On the Implementation of Minimum-Redundancy Prefix Codes


Alistair Moffat
Department of Computer Science, The University of Melbourne, Parkville 3052, Australia.

Andrew Turpin
Department of Computer Science, The University of Melbourne, Parkville 3052, Australia.


Status

IEEE Trans. Communications, 45(10):1200-1207, October 1997.

Abstract

Minimum-redundancy coding (also known as Huffman coding) is one of the enduring techniques of data compression. Many efforts have been made to improve the efficiency of minimum-redundancy coding, the majority based on the use of improved representations for explicit Huffman trees.
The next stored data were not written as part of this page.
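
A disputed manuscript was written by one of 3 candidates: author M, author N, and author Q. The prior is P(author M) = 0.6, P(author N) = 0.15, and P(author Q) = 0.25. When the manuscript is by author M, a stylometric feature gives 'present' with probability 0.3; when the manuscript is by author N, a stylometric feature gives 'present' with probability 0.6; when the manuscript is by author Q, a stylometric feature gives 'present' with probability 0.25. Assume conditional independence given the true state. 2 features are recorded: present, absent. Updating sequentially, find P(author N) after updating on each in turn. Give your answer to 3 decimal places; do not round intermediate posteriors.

Each posterior becomes the prior for the next update.
After 'present': normaliser = 0.3·0.6000 + 0.6·0.1500 + 0.25·0.2500; P(author M) ≈ 0.5414, P(author N) ≈ 0.2707, P(author Q) ≈ 0.1880
After 'absent': normaliser = 0.7·0.5414 + 0.4·0.2707 + 0.75·0.1880; P(author M) ≈ 0.6032, P(author N) ≈ 0.1724, P(author Q) ≈ 0.2244

0.172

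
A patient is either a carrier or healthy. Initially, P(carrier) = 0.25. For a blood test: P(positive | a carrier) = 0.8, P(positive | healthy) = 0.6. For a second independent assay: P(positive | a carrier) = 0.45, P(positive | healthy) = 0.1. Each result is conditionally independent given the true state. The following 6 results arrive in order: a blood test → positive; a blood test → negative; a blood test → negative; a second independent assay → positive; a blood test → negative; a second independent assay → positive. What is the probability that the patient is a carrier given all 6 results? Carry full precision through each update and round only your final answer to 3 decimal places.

0.529

After a blood test='positive': P(carrier) = 0.8·0.2500 / (0.8·0.2500 + 0.6·0.7500) ≈ 0.3077
After a blood test='negative': P(carrier) = 0.2·0.3077 / (0.2·0.3077 + 0.4·0.6923) ≈ 0.1818
After a blood test='negative': P(carrier) = 0.2·0.1818 / (0.2·0.1818 + 0.4·0.8182) ≈ 0.1000
After a second independent assay='positive': P(carrier) = 0.45·0.1000 / (0.45·0.1000 + 0.1·0.9000) ≈ 0.3333
After a blood test='negative': P(carrier) = 0.2·0.3333 / (0.2·0.3333 + 0.4·0.6667) ≈ 0.2000
After a second independent assay='positive': P(carrier) = 0.45·0.2000 / (0.45·0.2000 + 0.1·0.8000) ≈ 0.5294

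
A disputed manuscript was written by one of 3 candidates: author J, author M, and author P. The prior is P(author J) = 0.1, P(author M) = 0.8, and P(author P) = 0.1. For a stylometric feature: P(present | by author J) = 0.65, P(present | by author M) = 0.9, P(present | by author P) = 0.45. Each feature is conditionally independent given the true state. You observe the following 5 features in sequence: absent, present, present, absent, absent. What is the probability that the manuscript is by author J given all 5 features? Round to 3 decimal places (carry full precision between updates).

After 'absent': normaliser = 0.35·0.1000 + 0.1·0.8000 + 0.55·0.1000; P(author J) ≈ 0.2059, P(author M) ≈ 0.4706, P(author P) ≈ 0.3235
After 'present': normaliser = 0.65·0.2059 + 0.9·0.4706 + 0.45·0.3235; P(author J) ≈ 0.1904, P(author M) ≈ 0.6025, P(author P) ≈ 0.2071
After 'present': normaliser = 0.65·0.1904 + 0.9·0.6025 + 0.45·0.2071; P(author J) ≈ 0.1630, P(author M) ≈ 0.7142, P(author P) ≈ 0.1228
After 'absent': normaliser = 0.35·0.1630 + 0.1·0.7142 + 0.55·0.1228; P(author J) ≈ 0.2911, P(author M) ≈ 0.3644, P(author P) ≈ 0.3445
After 'absent': normaliser = 0.35·0.2911 + 0.1·0.3644 + 0.55·0.3445; P(author J) ≈ 0.3108, P(author M) ≈ 0.1112, P(author P) ≈ 0.5780

0.311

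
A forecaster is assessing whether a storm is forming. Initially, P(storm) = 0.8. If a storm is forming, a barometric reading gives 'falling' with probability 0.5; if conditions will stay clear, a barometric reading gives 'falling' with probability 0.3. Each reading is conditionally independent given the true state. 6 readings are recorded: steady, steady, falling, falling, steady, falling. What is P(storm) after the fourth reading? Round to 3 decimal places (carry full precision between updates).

After 'steady': P(storm) = 0.5·0.8000 / (0.5·0.8000 + 0.7·0.2000) ≈ 0.7407
After 'steady': P(storm) = 0.5·0.7407 / (0.5·0.7407 + 0.7·0.2593) ≈ 0.6711
After 'falling': P(storm) = 0.5·0.6711 / (0.5·0.6711 + 0.3·0.3289) ≈ 0.7728
After 'falling': P(storm) = 0.5·0.7728 / (0.5·0.7728 + 0.3·0.2272) ≈ 0.8501

0.850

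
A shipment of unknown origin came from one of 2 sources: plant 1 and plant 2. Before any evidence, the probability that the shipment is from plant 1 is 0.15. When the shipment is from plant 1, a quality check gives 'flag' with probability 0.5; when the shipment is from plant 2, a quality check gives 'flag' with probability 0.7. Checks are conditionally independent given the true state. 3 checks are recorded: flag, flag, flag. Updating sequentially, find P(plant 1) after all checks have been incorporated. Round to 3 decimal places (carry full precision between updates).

Apply Bayes' rule sequentially, carrying P(plant 1) forward.
After 'flag': P(plant 1) = 0.5·0.1500 / (0.5·0.1500 + 0.7·0.8500) ≈ 0.1119
After 'flag': P(plant 1) = 0.5·0.1119 / (0.5·0.1119 + 0.7·0.8881) ≈ 0.0826
After 'flag': P(plant 1) = 0.5·0.0826 / (0.5·0.0826 + 0.7·0.9174) ≈ 0.0604

0.060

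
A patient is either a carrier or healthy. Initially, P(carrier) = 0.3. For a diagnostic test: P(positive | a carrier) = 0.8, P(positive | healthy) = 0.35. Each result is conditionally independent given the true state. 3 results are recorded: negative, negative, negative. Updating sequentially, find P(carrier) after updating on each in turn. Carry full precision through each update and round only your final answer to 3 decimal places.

0.012

After 'negative': P(carrier) = 0.2·0.3000 / (0.2·0.3000 + 0.65·0.7000) ≈ 0.1165
After 'negative': P(carrier) = 0.2·0.1165 / (0.2·0.1165 + 0.65·0.8835) ≈ 0.0390
After 'negative': P(carrier) = 0.2·0.0390 / (0.2·0.0390 + 0.65·0.9610) ≈ 0.0123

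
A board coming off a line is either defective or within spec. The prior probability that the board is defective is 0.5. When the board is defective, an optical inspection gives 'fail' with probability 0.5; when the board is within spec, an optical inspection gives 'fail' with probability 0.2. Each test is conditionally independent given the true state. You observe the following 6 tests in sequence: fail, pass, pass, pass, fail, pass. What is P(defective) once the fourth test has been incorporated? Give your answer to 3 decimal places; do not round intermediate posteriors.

After 'fail': P(defective) = 0.5·0.5000 / (0.5·0.5000 + 0.2·0.5000) ≈ 0.7143
After 'pass': P(defective) = 0.5·0.7143 / (0.5·0.7143 + 0.8·0.2857) ≈ 0.6098
After 'pass': P(defective) = 0.5·0.6098 / (0.5·0.6098 + 0.8·0.3902) ≈ 0.4941
After 'pass': P(defective) = 0.5·0.4941 / (0.5·0.4941 + 0.8·0.5059) ≈ 0.3790

0.379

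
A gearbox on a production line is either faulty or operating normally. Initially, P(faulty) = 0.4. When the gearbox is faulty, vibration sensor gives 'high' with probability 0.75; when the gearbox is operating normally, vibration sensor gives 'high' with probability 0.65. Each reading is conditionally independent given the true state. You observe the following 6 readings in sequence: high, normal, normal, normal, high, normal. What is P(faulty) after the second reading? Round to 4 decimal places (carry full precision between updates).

After 'high': P(faulty) = 0.75·0.4000 / (0.75·0.4000 + 0.65·0.6000) ≈ 0.4348
After 'normal': P(faulty) = 0.25·0.4348 / (0.25·0.4348 + 0.35·0.5652) ≈ 0.3546

0.3546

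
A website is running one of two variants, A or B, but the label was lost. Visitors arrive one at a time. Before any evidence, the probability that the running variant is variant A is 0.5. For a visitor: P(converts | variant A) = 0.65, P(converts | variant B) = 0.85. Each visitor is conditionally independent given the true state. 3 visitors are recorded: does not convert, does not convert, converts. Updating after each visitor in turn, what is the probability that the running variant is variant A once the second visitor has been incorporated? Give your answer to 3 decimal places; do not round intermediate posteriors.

After 'does not convert': P(A) = 0.35·0.5000 / (0.35·0.5000 + 0.15·0.5000) ≈ 0.7000
After 'does not convert': P(A) = 0.35·0.7000 / (0.35·0.7000 + 0.15·0.3000) ≈ 0.8448

0.845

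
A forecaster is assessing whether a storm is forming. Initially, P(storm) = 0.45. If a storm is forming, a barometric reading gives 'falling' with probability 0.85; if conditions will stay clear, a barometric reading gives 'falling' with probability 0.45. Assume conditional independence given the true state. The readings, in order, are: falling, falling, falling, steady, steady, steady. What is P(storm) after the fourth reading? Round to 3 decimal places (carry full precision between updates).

Apply Bayes' rule sequentially, carrying P(storm) forward.
After 'falling': P(storm) = 0.85·0.4500 / (0.85·0.4500 + 0.45·0.5500) ≈ 0.6071
After 'falling': P(storm) = 0.85·0.6071 / (0.85·0.6071 + 0.45·0.3929) ≈ 0.7448
After 'falling': P(storm) = 0.85·0.7448 / (0.85·0.7448 + 0.45·0.2552) ≈ 0.8465
After 'steady': P(storm) = 0.15·0.8465 / (0.15·0.8465 + 0.55·0.1535) ≈ 0.6006

0.601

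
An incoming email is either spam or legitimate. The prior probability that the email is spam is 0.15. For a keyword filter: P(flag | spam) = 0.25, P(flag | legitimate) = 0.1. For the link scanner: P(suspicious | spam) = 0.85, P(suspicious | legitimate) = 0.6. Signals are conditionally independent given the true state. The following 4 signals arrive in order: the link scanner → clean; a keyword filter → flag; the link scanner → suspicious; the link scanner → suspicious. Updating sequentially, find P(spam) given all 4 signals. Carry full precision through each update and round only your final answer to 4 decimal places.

0.2493

After the link scanner='clean': P(spam) = 0.15·0.1500 / (0.15·0.1500 + 0.4·0.8500) ≈ 0.0621
After a keyword filter='flag': P(spam) = 0.25·0.0621 / (0.25·0.0621 + 0.1·0.9379) ≈ 0.1420
After the link scanner='suspicious': P(spam) = 0.85·0.1420 / (0.85·0.1420 + 0.6·0.8580) ≈ 0.1899
After the link scanner='suspicious': P(spam) = 0.85·0.1899 / (0.85·0.1899 + 0.6·0.8101) ≈ 0.2493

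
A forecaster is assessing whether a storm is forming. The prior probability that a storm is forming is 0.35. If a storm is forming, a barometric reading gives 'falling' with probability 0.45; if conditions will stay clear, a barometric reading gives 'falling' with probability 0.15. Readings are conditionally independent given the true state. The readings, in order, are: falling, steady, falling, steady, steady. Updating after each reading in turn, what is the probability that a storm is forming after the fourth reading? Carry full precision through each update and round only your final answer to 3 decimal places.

After 'falling': P(storm) = 0.45·0.3500 / (0.45·0.3500 + 0.15·0.6500) ≈ 0.6176
After 'steady': P(storm) = 0.55·0.6176 / (0.55·0.6176 + 0.85·0.3824) ≈ 0.5111
After 'falling': P(storm) = 0.45·0.5111 / (0.45·0.5111 + 0.15·0.4889) ≈ 0.7582
After 'steady': P(storm) = 0.55·0.7582 / (0.55·0.7582 + 0.85·0.2418) ≈ 0.6699

0.670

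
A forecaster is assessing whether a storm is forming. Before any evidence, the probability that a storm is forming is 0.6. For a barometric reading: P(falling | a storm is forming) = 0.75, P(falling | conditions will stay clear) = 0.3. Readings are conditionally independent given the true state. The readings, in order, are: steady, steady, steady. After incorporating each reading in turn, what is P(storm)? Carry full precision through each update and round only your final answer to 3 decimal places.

0.064

After 'steady': P(storm) = 0.25·0.6000 / (0.25·0.6000 + 0.7·0.4000) ≈ 0.3488
After 'steady': P(storm) = 0.25·0.3488 / (0.25·0.3488 + 0.7·0.6512) ≈ 0.1606
After 'steady': P(storm) = 0.25·0.1606 / (0.25·0.1606 + 0.7·0.8394) ≈ 0.0640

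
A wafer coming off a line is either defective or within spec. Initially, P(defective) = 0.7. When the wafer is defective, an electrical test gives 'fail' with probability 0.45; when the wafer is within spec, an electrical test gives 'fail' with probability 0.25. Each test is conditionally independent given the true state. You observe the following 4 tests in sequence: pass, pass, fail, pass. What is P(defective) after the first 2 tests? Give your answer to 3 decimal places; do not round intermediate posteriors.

Each posterior becomes the prior for the next update.
After 'pass': P(defective) = 0.55·0.7000 / (0.55·0.7000 + 0.75·0.3000) ≈ 0.6311
After 'pass': P(defective) = 0.55·0.6311 / (0.55·0.6311 + 0.75·0.3689) ≈ 0.5565

0.557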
In this paper we examine how minimum-redundancy coding can be implemented efficiently by divorcing coding from a code tree, with emphasis on the situation when $n$ is large, perhaps of the order of $10^6$. We review techniques for devising minimum-redundancy codes, and consider in detail how encoding and decoding should be accomplished. In particular, we describe a modified decoding method that allows improved decoding speed, requiring just a few machine operations per output symbol (rather than for each decoded bit), and uses just a few hundred bytes of memory above and beyond the space required to store an enumeration of the source alphabet.

Related paper

In a related paper we examined the issues associated with using a Huffman code to handle non-dense source alphabets, and how to deal with long messages in a pseudo-adaptive manner.